Kganyago highlighted that hopes for a quick end to the Middle East crisis have faded. This is as the Strait of Hormuz remains largely closed. “Oil prices have fluctuated around 100 dollars per barrel,” he noted.

“In this context, global growth forecasts have been marked down, while inflation forecasts have been revised higher.

“The fundamentals of South Africa’s recovery remain intact, as reflected in the recent decision by Moody’s to assign a positive outlook to the sovereign credit rating. The macro economy is demonstrating resilience to global challenges.”

GDP outlook lowered

Kganyago said the country’s growth forecasts have been lowered for the next two years. Before the shock of the Middle East war, the economy seemed to be gaining momentum, with incoming data mostly positive.

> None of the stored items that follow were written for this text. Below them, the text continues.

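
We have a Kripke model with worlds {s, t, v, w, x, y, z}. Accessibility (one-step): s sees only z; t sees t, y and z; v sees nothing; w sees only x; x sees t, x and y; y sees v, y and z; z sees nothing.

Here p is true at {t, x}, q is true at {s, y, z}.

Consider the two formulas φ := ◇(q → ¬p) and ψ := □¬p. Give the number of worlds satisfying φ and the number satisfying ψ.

5 and 4

For ◇(q → ¬p):
s: successors {z}; q → ¬p there: z:T. ✓
t: successors {t, y, z}; q → ¬p there: t:T, y:T, z:T. ✓
v: no successors, so ◇(q → ¬p) fails. ✗
w: successors {x}; q → ¬p there: x:T. ✓
x: successors {t, x, y}; q → ¬p there: t:T, x:T, y:T. ✓
y: successors {v, y, z}; q → ¬p there: v:T, y:T, z:T. ✓
z: no successors, so ◇(q → ¬p) fails. ✗
— 5 worlds.
For □¬p:
s: successors {z}; ¬p there: z:T. ✓
t: successors {t, y, z}; ¬p there: t:F, y:T, z:T. ✗
v: no successors, so □¬p holds vacuously. ✓
w: successors {x}; ¬p there: x:F. ✗
x: successors {t, x, y}; ¬p there: t:F, x:F, y:T. ✗
y: successors {v, y, z}; ¬p there: v:T, y:T, z:T. ✓
z: no successors, so □¬p holds vacuously. ✓
— 4 worlds.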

“Now, however, we face a painful combination of higher global uncertainty and reduced disposable income,” he noted. “This will hit both investment and household consumption, which have been our main growth drivers.”

The committee agreed that inflation risks had intensified and that the challenge of large and overlapping shocks would likely trigger second-round effects, requiring a monetary policy response.

“The forecast from our Quarterly Projection Model (QPM) shows one hike this quarter,” added Kganyago. “As inflation falls later in the forecast, our model then has rates easing again, towards neutral levels.”